Avocados? They’re not just for guacamole. If you’re an avocado lover like me, then this is one for you. I eat an avocado every day. They are so versatile and an absolute superstar when it comes to benefiting your health. Here are just some of the reasons why I love them…
- Despite being a fruit, they’re very low in sugar
- They make a great fat substitute for butter in baking, a handy trick for vegans
- You can use the empty hole where the seed used to be as a bowl
- They make smoothies creamy and filling
- They’re full of healthy, unsaturated fat – which can actually help you lose weight!
- They help lower bad dietary cholesterol
- You can use them as an awesome spread in replacement of butter or margarine
- They make great baby food, being soft, mashable and nutrient-rich
- You can use the flesh as a natural face mask – their vitamin E content is great for skin
- They’re in season all year round!
I’ve got my lovely friend Rachelle to thank for inspiring this dish – she served half an avocado stuffed with a fresh little salsa as a starter for dinner. Her mum used to make it for her growing up as a fantastic filling snack. I took her version and added a few bits to make this tex-mex inspired dish, making it an all-rounder when it comes to health. By adding quinoa and beans that healthy fat is accompanied by high levels of protein, fibre and other nutrients.

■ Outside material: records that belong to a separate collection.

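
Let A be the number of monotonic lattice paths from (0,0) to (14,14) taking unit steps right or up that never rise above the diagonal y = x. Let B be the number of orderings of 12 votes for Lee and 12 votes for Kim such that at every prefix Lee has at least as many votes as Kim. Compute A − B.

Sub-diagonal monotone paths from (0,0) to (14,14) biject with Dyck paths of semilength 14, giving C_14. So A = C_14 = 2674440.
Reading a vote for the leader as '(' and for the other as ')' turns such a sequence into a balanced string of 12 pairs, so the count is C_12. So B = C_12 = 208012.
A − B = 2674440 − 208012 = 2466428.

2466428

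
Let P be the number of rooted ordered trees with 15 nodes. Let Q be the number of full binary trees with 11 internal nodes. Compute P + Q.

Rooted ordered (plane) trees on m nodes have m−1 edges and are counted by C_{m−1}; m = 15 gives C_14. So P = C_14 = 2674440.
Full binary trees with n internal nodes are counted by C_n; here n = 11. So Q = C_11 = 58786.
P + Q = 2674440 + 58786 = 2733226.

2733226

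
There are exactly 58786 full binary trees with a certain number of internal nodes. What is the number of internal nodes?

11

Full binary trees with n internal nodes are counted by C_n. Since C_11 = 58786, the index is 11.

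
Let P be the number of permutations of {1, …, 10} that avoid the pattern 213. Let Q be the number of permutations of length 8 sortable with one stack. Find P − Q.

For any fixed pattern of length 3, the pattern-avoiding permutations of [10] number C_10. So P = C_10 = 16796.
Stack-sortable permutations are exactly the 231-avoiding ones, counted by C_n; here n = 8. So Q = C_8 = 1430.
P − Q = 16796 − 1430 = 15366.

15366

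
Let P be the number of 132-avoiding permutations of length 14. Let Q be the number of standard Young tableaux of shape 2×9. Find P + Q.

For any fixed pattern of length 3, the pattern-avoiding permutations of [14] number C_14. So P = C_14 = 2674440.
Standard Young tableaux of shape 2×n are counted by C_n; here n = 9. So Q = C_9 = 4862.
P + Q = 2674440 + 4862 = 2679302.

2679302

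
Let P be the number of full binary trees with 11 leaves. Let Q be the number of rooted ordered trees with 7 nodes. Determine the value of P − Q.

16664

Full binary trees with 11 leaves have 11−1 = 10 internal nodes, so there are C_10 of them. So P = C_10 = 16796.
A rooted plane tree on 7 nodes has 6 edges, and such trees are counted by C_6. So Q = C_6 = 132.
P − Q = 16796 − 132 = 16664.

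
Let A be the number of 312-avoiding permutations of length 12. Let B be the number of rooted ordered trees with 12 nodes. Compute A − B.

For any fixed pattern of length 3, the pattern-avoiding permutations of [12] number C_12. So A = C_12 = 208012.
A rooted plane tree on 12 nodes has 11 edges, and such trees are counted by C_11. So B = C_11 = 58786.
A − B = 208012 − 58786 = 149226.

149226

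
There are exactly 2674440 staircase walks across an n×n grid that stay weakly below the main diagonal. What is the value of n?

14

Such diagonal-avoiding paths in an n×n grid are counted by C_n, and C_14 = 2674440.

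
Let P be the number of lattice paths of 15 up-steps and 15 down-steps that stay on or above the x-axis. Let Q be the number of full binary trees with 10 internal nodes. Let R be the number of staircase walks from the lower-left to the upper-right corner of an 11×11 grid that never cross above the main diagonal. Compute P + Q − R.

Paths of 15 up- and 15 down-steps that never dip below the axis are Dyck paths; their count is C_15. So P = C_15 = 9694845.
The number of full binary trees on 10 internal nodes is the Catalan number C_10. So Q = C_10 = 16796.
Monotone paths in an n×n grid that stay weakly below the diagonal are counted by C_n; here n = 11. So R = C_11 = 58786.
P + Q − R = 9694845 + 16796 − 58786 = 9652855.

9652855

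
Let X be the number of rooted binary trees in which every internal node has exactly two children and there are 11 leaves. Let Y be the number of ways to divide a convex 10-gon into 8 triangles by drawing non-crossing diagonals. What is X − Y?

15366

Full binary trees with 11 leaves have 11−1 = 10 internal nodes, so there are C_10 of them. So X = C_10 = 16796.
The number of triangulations of a 10-gon is the Catalan number C_8 (index = sides − 2). So Y = C_8 = 1430.
X − Y = 16796 − 1430 = 15366.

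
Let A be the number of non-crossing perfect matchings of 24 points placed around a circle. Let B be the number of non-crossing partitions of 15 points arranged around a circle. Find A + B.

9902857

Non-crossing perfect matchings of 2n points on a circle are counted by C_n; with 24 points, n = 12. So A = C_12 = 208012.
Non-crossing partitions of an n-element set are counted by C_n; here n = 15. So B = C_15 = 9694845.
A + B = 208012 + 9694845 = 9902857.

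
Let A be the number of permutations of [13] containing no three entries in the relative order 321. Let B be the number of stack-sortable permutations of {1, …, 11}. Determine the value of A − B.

684114

Permutations of [n] avoiding any single length-3 pattern are counted by C_n; here n = 13. So A = C_13 = 742900.
By Knuth's characterisation, the stack-sortable permutations of length 11 are the 231-avoiders, numbering C_11. So B = C_11 = 58786.
A − B = 742900 − 58786 = 684114.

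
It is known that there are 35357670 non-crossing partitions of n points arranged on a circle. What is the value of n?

16

Non-crossing partitions of [n] are counted by C_n, and C_16 = 35357670.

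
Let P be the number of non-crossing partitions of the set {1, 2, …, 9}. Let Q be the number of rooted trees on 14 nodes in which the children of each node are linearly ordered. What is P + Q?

747762

Non-crossing partitions of an n-element set are counted by C_n; here n = 9. So P = C_9 = 4862.
A rooted plane tree on 14 nodes has 13 edges, and such trees are counted by C_13. So Q = C_13 = 742900.
P + Q = 4862 + 742900 = 747762.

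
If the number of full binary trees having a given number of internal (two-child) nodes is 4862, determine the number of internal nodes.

9

Full binary trees with n internal nodes are counted by C_n. Since C_9 = 4862, the index is 9.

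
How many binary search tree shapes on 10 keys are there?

16796

There are C_n binary search tree shapes on n keys; with n = 10 that is C_10.
C_10 = C(20,10)/11 = 184756/11 = 16796.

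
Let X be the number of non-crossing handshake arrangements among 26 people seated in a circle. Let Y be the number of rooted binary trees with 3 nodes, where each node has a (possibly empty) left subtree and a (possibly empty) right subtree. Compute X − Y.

742895

Non-crossing handshake pairings of 2n people are counted by C_n; 26 people gives n = 13. So X = C_13 = 742900.
Rooted binary trees with 3 nodes (each child slot possibly empty) number C_3. So Y = C_3 = 5.
X − Y = 742900 − 5 = 742895.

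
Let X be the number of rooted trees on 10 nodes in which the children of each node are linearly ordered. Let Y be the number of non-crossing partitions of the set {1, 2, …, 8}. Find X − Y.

A rooted plane tree on 10 nodes has 9 edges, and such trees are counted by C_9. So X = C_9 = 4862.
Non-crossing partitions of an n-element set are counted by C_n; here n = 8. So Y = C_8 = 1430.
X − Y = 4862 − 1430 = 3432.

3432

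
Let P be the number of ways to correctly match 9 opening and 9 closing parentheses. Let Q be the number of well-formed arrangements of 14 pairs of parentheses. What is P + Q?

A balanced arrangement of 9 bracket pairs is a Dyck word of semilength 9, so the count is C_9. So P = C_9 = 4862.
Balanced strings of n pairs of brackets are counted by C_n; here n = 14. So Q = C_14 = 2674440.
P + Q = 4862 + 2674440 = 2679302.

2679302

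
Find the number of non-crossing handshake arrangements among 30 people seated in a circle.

9694845

Non-crossing handshake pairings of 2n people are counted by C_n; 30 people gives n = 15.
C_15 = 9694845.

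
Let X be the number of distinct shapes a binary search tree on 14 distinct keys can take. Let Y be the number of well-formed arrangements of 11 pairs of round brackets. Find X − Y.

Binary trees (left/right distinguished) on n nodes are counted by C_n; here n = 14. So X = C_14 = 2674440.
Balanced strings of n pairs of brackets are counted by C_n; here n = 11. So Y = C_11 = 58786.
X − Y = 2674440 − 58786 = 2615654.

2615654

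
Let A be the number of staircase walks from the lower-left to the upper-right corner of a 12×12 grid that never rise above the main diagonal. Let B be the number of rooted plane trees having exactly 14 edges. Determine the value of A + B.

2882452

Sub-diagonal monotone paths from (0,0) to (12,12) biject with Dyck paths of semilength 12, giving C_12. So A = C_12 = 208012.
Rooted ordered trees with n edges are counted by C_n; here n = 14. So B = C_14 = 2674440.
A + B = 208012 + 2674440 = 2882452.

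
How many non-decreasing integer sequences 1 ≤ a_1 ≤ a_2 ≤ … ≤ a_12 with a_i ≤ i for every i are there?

208012

Such sub-staircase sequences of length n are counted by C_n; here n = 12.
C_12 = C(24,12)/13 = 2704156/13 = 208012.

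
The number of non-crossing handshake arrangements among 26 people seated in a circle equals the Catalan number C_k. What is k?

13

With 26 = 2·13 people, non-crossing handshake pairings are non-crossing perfect matchings on a circle, counted by C_13.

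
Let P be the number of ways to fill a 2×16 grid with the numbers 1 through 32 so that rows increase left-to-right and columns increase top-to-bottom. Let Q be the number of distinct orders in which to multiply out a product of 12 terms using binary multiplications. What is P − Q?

Standard Young tableaux of shape 2×n are counted by C_n; here n = 16. So P = C_16 = 35357670.
Bracketing 12 factors into binary products is counted by C_{12−1} = C_11. So Q = C_11 = 58786.
P − Q = 35357670 − 58786 = 35298884.

35298884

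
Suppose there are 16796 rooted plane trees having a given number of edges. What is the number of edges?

Rooted ordered trees with n edges are counted by C_n. Since C_10 = 16796, the index is 10.

10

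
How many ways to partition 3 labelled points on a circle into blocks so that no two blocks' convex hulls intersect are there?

5

Non-crossing partitions of an n-element set are counted by C_n; here n = 3.
C_3 = C(6,3)/4 = 20/4 = 5.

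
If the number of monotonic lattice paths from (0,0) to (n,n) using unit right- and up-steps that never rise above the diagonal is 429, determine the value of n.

7

Such diagonal-avoiding paths in an n×n grid are counted by C_n; 429 = C_7.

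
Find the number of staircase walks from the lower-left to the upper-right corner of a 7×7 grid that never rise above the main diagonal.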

You don’t have to stick to my recipe! You could try creating your own versions to make a whole range of healthy snacks, starters or main meals.
Stuffed Avocados with Bean Salsa and Quinoa (VE, GF, Sugar-free)
Makes: 2 servings
Takes: 25 minutes
- 2 avocados, sliced in half lengthways and stones removed
- 2 tomatoes, finely chopped
- 1/4 cucumber, finely chopped
- 1 small red onion, finely chopped
- 1 green chilli, finely chopped
- 1/2 tin black beans (or beans of your choice)
- Juice of half a lime
- A handful of fresh coriander, roughly chopped
- 125g quinoa
- A drizzle of olive oil
- Salt and pepper to taste
- Put the quinoa in a saucepan with twice the amount of water and bring to the boil. Reduce the heat, cover and simmer until tender and most of the liquid has been absorbed (around 15-20 minutes).
- In the meantime, prepare the rest of your ingredients and combine the tomatoes, cucumber, red onion, chilli, beans, lime juice and coriander for the salsa.
- Arrange the avocado halves on your plate, filling the empty hole with the salsa and serving the quinoa on the side.